Staff report • Jan 17, 2007 at 10:03 AM

Since last summer, the Virginia Department of Transportation has been implementing various visual-aid improvements to enhance safety and to help senior drivers.

With 13 percent of licensed drivers in Virginia 65 and older, VDOT is using several new improvements to help senior motorists.

As part of its Older Driver Initiative, VDOT began implementing improvements such as enhanced signs, signals and pavement markings that enhance safety and the driving experience. These include:

•Traffic signs - Improved lettering and more highly reflective guide signs are being used, as are more overhead and ground-mounted street name signs at intersections with signals. Highly visible yellow-green fluorescent signs are being installed for pedestrian, school and bicycle crossings. High-visibility orange signs are used in construction work zones.

•Wider pavement markings - Six-inch-wide pavement markings are being used on interstate highways and other high-volume roads instead of 4-inch-wide.

•Horizontal signs - Interstate shields are being painted on the pavement to help better guide motorists where additional assistance is needed.

"Improved signage and pavement markings are helpful to all drivers, but particularly to seniors with limited sight and slowed reaction times," said Ray Khoury, VDOT's state traffic engineer.

VDOT last summer began using a new Clearview font and brighter reflective sheeting on new and replacement guide signs. National studies show that using this more readable font improves legibility by 16 percent for older motorists.

Additionally, VDOT is now using pavement markings that enhance wet and night visibility in construction zones. Use of these markings for permanent applications is being tested.

VDOT continues to be a national leader among the 50 states in its use of older-driver-friendly materials that promote safety. Highly reflective marking material has been used on limited-access highways and certain other routes for eight years. Also, 12-inch-wide traffic signal lenses have been used in Virginia since the 1970s. National standards require 8-inch-wide lenses.

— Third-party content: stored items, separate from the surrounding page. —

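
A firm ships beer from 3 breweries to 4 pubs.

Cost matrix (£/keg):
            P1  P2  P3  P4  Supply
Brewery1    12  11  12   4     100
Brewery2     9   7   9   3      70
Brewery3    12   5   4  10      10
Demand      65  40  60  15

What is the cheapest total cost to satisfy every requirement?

1670

One minimum-cost allocation:
  Brewery1–P1: 35 × £12 = £420
  Brewery1–P3: 50 × £12 = £600
  Brewery1–P4: 15 × £4 = £60
  Brewery2–P1: 30 × £9 = £270
  Brewery2–P2: 40 × £7 = £280
  Brewery3–P3: 10 × £4 = £40
Total = 420 + 600 + 60 + 270 + 280 + 40 = £1670.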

"The larger traffic lenses offer added visibility and stronger wattage," Khoury said. "We've also been using 5-inch-wide back plates surrounding the signal clusters for years. They add greater contrast against the blue sky and a larger visual target.

"We are committed to researching and studying ways to make driving and navigating our roadways as clear and safe as possible for all motorists. These initiatives just happen to benefit older drivers in particular."